After a tour of their home -- on the first floor of a 120-year-old Victorian manse -- we walked to and had a great lunch in the downtown district. Brian and Michelle thrilled us with stories of their honeymoon on safari in South Africa and reminded us why we love meeting people and maintaining friendships. Good friends who share our sensibilities are, I believe, a way of living more lives than just the one we've got. Thanks to Brian and Michelle, I feel that I have, in some small measure, been on safari myself. I doubt I'll ever watch the sun rise over an African savannah, listen to elephants walking past my tent, or enjoy high tea in Cape Town, but it sure feels like I have.

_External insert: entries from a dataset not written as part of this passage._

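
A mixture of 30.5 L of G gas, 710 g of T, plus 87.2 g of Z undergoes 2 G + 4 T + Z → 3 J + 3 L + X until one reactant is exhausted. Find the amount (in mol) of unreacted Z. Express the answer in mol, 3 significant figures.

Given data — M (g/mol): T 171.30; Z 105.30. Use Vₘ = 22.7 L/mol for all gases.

0.156 mol

n(G) = 30.50 / 22.7 = 1.344 mol
n(T) = 710.0 / 171.30 = 4.145 mol
n(Z) = 87.20 / 105.30 = 0.8281 mol
n/ν for G = 1.344/2 = 0.6720
n/ν for T = 4.145/4 = 1.036
n/ν for Z = 0.8281/1 = 0.8281
Smallest n/ν is G → limiting reagent.
Z consumed = (1/2) × 1.344 = 0.6720 mol
Z remaining = 0.8281 − 0.6720 = 0.1561 mol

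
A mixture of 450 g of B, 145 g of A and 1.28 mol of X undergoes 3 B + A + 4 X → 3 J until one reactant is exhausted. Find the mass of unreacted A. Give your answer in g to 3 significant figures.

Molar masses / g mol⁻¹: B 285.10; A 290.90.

n(B) = 450.0 / 285.10 = 1.578 mol
n(A) = 145.0 / 290.90 = 0.4985 mol
n(X) = 1.280 mol
n/ν for B = 1.578/3 = 0.5260
n/ν for A = 0.4985/1 = 0.4985
n/ν for X = 1.280/4 = 0.3200
Smallest n/ν is X → limiting reagent.
A consumed = (1/4) × 1.280 = 0.3200 mol
A remaining = 0.4985 − 0.3200 = 0.1785 mol
mass = 0.1785 × 290.90 = 51.93 g

51.9 g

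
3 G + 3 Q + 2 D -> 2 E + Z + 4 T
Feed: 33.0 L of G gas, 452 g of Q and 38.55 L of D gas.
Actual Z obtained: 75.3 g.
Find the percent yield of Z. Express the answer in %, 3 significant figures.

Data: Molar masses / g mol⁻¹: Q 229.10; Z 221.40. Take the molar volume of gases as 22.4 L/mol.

n(G) = 33.00 / 22.4 = 1.473 mol
n(Q) = 452.0 / 229.10 = 1.973 mol
n(D) = 38.55 / 22.4 = 1.721 mol
n/ν for G = 1.473/3 = 0.4910
n/ν for Q = 1.973/3 = 0.6577
n/ν for D = 1.721/2 = 0.8605
Smallest n/ν is G → limiting reagent.
theoretical n(Z) = (1/3) × 1.473 = 0.4910 mol → 108.7 g
% yield = 75.3 / 108.7 × 100 = 69.27 %

69.3 %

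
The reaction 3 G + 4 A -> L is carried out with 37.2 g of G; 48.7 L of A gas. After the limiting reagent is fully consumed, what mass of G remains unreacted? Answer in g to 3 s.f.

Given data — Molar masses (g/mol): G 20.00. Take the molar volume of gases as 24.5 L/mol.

n(G) = 37.20 / 20.00 = 1.860 mol
n(A) = 48.70 / 24.5 = 1.988 mol
n/ν for G = 1.860/3 = 0.6200
n/ν for A = 1.988/4 = 0.4970
Smallest n/ν is A → limiting reagent.
G consumed = (3/4) × 1.988 = 1.491 mol
G remaining = 1.860 − 1.491 = 0.3690 mol
mass = 0.3690 × 20.00 = 7.380 g

7.38 g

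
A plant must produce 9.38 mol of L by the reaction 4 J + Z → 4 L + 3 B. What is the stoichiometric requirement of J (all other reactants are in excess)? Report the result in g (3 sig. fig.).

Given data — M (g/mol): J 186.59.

1750 g

n(L) = 9.380 mol
n(J) = (4/4) × 9.380 = 9.380 mol
mass = 9.380 × 186.59 = 1750 g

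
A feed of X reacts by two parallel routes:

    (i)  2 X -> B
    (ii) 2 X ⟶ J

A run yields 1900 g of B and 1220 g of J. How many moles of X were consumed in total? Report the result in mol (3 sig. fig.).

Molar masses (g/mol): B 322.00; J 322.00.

n(B) = 1900 / 322.00 = 5.901 mol
n(J) = 1220 / 322.00 = 3.789 mol
n(X) via (i) = (2/1)×5.901 = 11.80 mol
n(X) via (ii) = (2/1)×3.789 = 7.578 mol
total n(X) = 11.80 + 7.578 = 19.38 mol

19.4 mol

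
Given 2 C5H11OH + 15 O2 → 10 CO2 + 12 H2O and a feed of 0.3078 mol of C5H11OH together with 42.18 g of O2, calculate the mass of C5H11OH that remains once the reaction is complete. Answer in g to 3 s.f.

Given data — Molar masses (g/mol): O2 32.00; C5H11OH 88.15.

n(C5H11OH) = 0.3078 mol
n(O2) = 42.18 / 32.00 = 1.318 mol
n/ν → C5H11OH: 0.1539, O2: 0.08787; O2 is limiting.
C5H11OH consumed = (2/15) × 1.318 = 0.1757 mol
C5H11OH remaining = 0.3078 − 0.1757 = 0.1321 mol
mass = 0.1321 × 88.15 = 11.64 g

11.6 g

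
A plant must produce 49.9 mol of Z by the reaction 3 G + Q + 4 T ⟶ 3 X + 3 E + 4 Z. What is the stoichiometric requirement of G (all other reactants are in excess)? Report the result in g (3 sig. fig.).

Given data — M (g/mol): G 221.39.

n(Z) = 49.90 mol
n(G) = (3/4) × 49.90 = 37.43 mol
mass = 37.43 × 221.39 = 8287 g

8290 g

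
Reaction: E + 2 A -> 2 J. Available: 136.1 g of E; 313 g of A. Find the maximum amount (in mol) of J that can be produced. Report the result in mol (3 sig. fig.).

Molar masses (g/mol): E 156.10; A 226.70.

1.38 mol

n(E) = 136.1 / 156.10 = 0.8719 mol
n(A) = 313.0 / 226.70 = 1.381 mol
n/ν → E: 0.8719, A: 0.6905; A is limiting.
n(J) = (2/2) × 1.381 = 1.381 mol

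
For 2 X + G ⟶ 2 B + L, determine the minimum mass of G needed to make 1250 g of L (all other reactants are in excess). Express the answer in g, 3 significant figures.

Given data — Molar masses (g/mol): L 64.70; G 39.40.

761 g

n(L) = 1250 / 64.70 = 19.32 mol
n(G) = (1/1) × 19.32 = 19.32 mol
mass = 19.32 × 39.40 = 761.2 g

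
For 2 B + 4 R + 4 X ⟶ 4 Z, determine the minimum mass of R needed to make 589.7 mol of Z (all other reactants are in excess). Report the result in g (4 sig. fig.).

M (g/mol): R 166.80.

98360 g

n(Z) = 589.7 mol
n(R) = (4/4) × 589.7 = 589.7 mol
mass = 589.7 × 166.80 = 98360 g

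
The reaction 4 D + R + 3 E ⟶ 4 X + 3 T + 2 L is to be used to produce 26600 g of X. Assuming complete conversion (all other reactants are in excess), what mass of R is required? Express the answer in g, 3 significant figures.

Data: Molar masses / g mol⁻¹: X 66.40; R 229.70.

23000 g

n(X) = 26600 / 66.40 = 400.6 mol
n(R) = (1/4) × 400.6 = 100.2 mol
mass = 100.2 × 229.70 = 23020 g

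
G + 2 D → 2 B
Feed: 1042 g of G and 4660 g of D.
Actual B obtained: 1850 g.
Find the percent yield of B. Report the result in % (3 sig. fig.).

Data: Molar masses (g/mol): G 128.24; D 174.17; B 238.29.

47.8 %

n(G) = 1042 / 128.24 = 8.125 mol
n(D) = 4660 / 174.17 = 26.76 mol
n/ν for G = 8.125/1 = 8.125
n/ν for D = 26.76/2 = 13.38
Smallest n/ν is G → limiting reagent.
theoretical n(B) = (2/1) × 8.125 = 16.25 mol → 3872 g
% yield = 1850 / 3872 × 100 = 47.78 %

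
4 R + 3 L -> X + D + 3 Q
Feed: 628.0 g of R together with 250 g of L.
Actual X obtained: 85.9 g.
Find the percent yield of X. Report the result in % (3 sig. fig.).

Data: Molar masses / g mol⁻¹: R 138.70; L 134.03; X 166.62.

n(R) = 628.0 / 138.70 = 4.528 mol
n(L) = 250.0 / 134.03 = 1.865 mol
n/ν for R = 4.528/4 = 1.132
n/ν for L = 1.865/3 = 0.6217
Smallest n/ν is L → limiting reagent.
theoretical n(X) = (1/3) × 1.865 = 0.6217 mol → 103.6 g
% yield = 85.9 / 103.6 × 100 = 82.92 %

82.9 %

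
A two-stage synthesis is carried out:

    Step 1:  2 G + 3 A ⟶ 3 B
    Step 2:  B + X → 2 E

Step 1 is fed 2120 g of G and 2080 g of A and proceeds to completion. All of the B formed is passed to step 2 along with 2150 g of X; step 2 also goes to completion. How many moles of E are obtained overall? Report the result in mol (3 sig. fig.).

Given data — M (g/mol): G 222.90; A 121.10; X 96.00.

Step 1:
n(G) = 2120 / 222.90 = 9.511 mol
n(A) = 2080 / 121.10 = 17.18 mol
n/ν for G = 9.511/2 = 4.756
n/ν for A = 17.18/3 = 5.727
Smallest n/ν is G → limiting reagent.
n(B) produced = (3/2) × 9.511 = 14.27 mol
Step 2:
n(B) available = 14.27 mol
n(X) = 2150 / 96.00 = 22.40 mol
n/ν for B = 14.27/1 = 14.27
n/ν for X = 22.40/1 = 22.40
Smallest n/ν is B → limiting reagent.
n(E) = (2/1) × 14.27 = 28.54 mol

28.5 mol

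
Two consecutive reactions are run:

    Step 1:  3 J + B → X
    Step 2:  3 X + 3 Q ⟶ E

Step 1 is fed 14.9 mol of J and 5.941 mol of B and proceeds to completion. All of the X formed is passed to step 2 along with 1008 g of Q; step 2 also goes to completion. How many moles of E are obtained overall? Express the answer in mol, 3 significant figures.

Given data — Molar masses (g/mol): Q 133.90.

1.66 mol

Step 1:
n(J) = 14.90 mol
n(B) = 5.941 mol
n/ν for J = 14.90/3 = 4.967
n/ν for B = 5.941/1 = 5.941
Smallest n/ν is J → limiting reagent.
n(X) produced = (1/3) × 14.90 = 4.967 mol
Step 2:
n(X) available = 4.967 mol
n(Q) = 1008 / 133.90 = 7.528 mol
n/ν for X = 4.967/3 = 1.656
n/ν for Q = 7.528/3 = 2.509
Smallest n/ν is X → limiting reagent.
n(E) = (1/3) × 4.967 = 1.656 mol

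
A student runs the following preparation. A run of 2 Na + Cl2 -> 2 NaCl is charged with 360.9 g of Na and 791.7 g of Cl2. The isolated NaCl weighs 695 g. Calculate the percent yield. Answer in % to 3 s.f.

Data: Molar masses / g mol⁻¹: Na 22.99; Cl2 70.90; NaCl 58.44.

75.8 %

n(Na) = 360.9 / 22.99 = 15.70 mol
n(Cl2) = 791.7 / 70.90 = 11.17 mol
n/ν for Na = 15.70/2 = 7.850
n/ν for Cl2 = 11.17/1 = 11.17
Smallest n/ν is Na → limiting reagent.
theoretical n(NaCl) = (2/2) × 15.70 = 15.70 mol → 917.5 g
% yield = 695 / 917.5 × 100 = 75.75 %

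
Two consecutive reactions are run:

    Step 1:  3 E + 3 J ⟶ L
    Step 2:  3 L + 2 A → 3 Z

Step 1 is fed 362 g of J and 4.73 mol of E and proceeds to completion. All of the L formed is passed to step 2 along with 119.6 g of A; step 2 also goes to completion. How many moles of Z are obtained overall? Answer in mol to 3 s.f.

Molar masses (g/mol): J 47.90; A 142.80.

1.26 mol

Step 1:
n(J) = 362.0 / 47.90 = 7.557 mol
n(E) = 4.730 mol
n/ν → J: 2.519, E: 1.577; E is limiting.
n(L) produced = (1/3) × 4.730 = 1.577 mol
Step 2:
n(L) available = 1.577 mol
n(A) = 119.6 / 142.80 = 0.8375 mol
n/ν → L: 0.5257, A: 0.4188; A is limiting.
n(Z) = (3/2) × 0.8375 = 1.256 mol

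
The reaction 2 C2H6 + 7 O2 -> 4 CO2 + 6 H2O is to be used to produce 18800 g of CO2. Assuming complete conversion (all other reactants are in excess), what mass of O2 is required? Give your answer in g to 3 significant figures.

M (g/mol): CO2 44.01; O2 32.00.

23900 g

n(CO2) = 18800 / 44.01 = 427.2 mol
n(O2) = (7/4) × 427.2 = 747.6 mol
mass = 747.6 × 32.00 = 23920 g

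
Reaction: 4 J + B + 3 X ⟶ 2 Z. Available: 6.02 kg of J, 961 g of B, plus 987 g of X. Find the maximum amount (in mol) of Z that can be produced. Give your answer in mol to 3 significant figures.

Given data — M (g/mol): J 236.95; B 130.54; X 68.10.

n(J) = 6.020×1000 / 236.95 = 25.41 mol
n(B) = 961.0 / 130.54 = 7.362 mol
n(X) = 987.0 / 68.10 = 14.49 mol
n/ν for J = 25.41/4 = 6.353
n/ν for B = 7.362/1 = 7.362
n/ν for X = 14.49/3 = 4.830
Smallest n/ν is X → limiting reagent.
n(Z) = (2/3) × 14.49 = 9.660 mol

9.66 mol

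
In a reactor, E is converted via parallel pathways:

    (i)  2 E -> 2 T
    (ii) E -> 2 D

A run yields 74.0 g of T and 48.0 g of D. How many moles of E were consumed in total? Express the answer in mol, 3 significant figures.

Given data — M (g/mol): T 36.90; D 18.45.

n(T) = 74.0 / 36.90 = 2.005 mol
n(D) = 48.0 / 18.45 = 2.602 mol
n(E) via (i) = (2/2)×2.005 = 2.005 mol
n(E) via (ii) = (1/2)×2.602 = 1.301 mol
total n(E) = 2.005 + 1.301 = 3.306 mol

3.31 mol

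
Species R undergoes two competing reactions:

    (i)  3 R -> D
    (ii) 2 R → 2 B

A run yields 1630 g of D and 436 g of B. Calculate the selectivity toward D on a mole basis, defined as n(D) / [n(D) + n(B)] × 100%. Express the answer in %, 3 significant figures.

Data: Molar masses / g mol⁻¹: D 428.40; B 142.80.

55.5 %

n(D) = 1630 / 428.40 = 3.805 mol
n(B) = 436 / 142.80 = 3.053 mol
selectivity = 3.805/(3.805+3.053) × 100 = 55.48 %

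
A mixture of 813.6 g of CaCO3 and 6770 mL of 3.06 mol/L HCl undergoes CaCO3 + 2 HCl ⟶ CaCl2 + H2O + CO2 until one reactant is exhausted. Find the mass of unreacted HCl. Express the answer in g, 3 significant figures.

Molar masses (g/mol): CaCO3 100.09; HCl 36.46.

163 g

n(CaCO3) = 813.6 / 100.09 = 8.129 mol
n(HCl) = 3.06 × 6770/1000 = 20.72 mol
n/ν → CaCO3: 8.129, HCl: 10.36; CaCO3 is limiting.
HCl consumed = (2/1) × 8.129 = 16.26 mol
HCl remaining = 20.72 − 16.26 = 4.460 mol
mass = 4.460 × 36.46 = 162.6 g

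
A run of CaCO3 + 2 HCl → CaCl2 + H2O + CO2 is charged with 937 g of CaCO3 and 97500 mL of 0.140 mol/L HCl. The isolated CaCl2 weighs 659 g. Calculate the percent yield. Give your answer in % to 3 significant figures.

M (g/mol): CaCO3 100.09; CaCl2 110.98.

n(CaCO3) = 937.0 / 100.09 = 9.362 mol
n(HCl) = 0.140 × 97500/1000 = 13.65 mol
n/ν for CaCO3 = 9.362/1 = 9.362
n/ν for HCl = 13.65/2 = 6.825
Smallest n/ν is HCl → limiting reagent.
theoretical n(CaCl2) = (1/2) × 13.65 = 6.825 mol → 757.4 g
% yield = 659 / 757.4 × 100 = 87.01 %

87.0 %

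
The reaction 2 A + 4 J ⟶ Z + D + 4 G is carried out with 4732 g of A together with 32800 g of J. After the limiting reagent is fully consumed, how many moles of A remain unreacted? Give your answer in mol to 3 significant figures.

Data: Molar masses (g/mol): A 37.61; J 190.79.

n(A) = 4732 / 37.61 = 125.8 mol
n(J) = 32800 / 190.79 = 171.9 mol
n/ν for A = 125.8/2 = 62.90
n/ν for J = 171.9/4 = 42.98
Smallest n/ν is J → limiting reagent.
A consumed = (2/4) × 171.9 = 85.95 mol
A remaining = 125.8 − 85.95 = 39.85 mol

39.9 mol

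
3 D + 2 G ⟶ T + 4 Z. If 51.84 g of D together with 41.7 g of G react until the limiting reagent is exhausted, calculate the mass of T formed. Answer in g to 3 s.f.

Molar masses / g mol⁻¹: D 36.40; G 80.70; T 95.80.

24.8 g

n(D) = 51.84 / 36.40 = 1.424 mol
n(G) = 41.70 / 80.70 = 0.5167 mol
n/ν → D: 0.4747, G: 0.2584; G is limiting.
n(T) = (1/2) × 0.5167 = 0.2584 mol
mass = 0.2584 × 95.80 = 24.75 g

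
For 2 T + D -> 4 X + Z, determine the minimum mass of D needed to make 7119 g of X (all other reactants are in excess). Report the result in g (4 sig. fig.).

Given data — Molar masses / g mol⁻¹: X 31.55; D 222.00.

n(X) = 7119 / 31.55 = 225.6 mol
n(D) = (1/4) × 225.6 = 56.40 mol
mass = 56.40 × 222.00 = 12520 g

12520 g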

I don't understand why people make fun of New Jersey. Summit is one of the prettiest towns I have ever seen. Quiet streets shaded by enormous hardwoods; giant homes right out of Ragtime; tidy, old fashioned store fronts selling everything from European cheeses to brocade ribbons -- and a train station with a commuter line into Manhattan are a far cry from the squalid garbage dump accessed by turnpike that has become the cliche. So, after spending a gorgeous summer day in that pretty little place I would have mistaken for Chapel Hill, I've decided that New Jersey's awful reputation is perpetuated by the residents of these charming little towns -- so that they stay charming little towns. Everyone knows that as soon as the secret of your little Eden gets out, thousand flock there and Eden is no more -- just ask the original residents of Jackson Hole, Wyoming, Ocracoke, North Carolina, and Sante Fe, New Mexico.
New Jersey is beautiful; just don't tell anybody. -- And maybe someday you'll get to live there -- if you're lucky.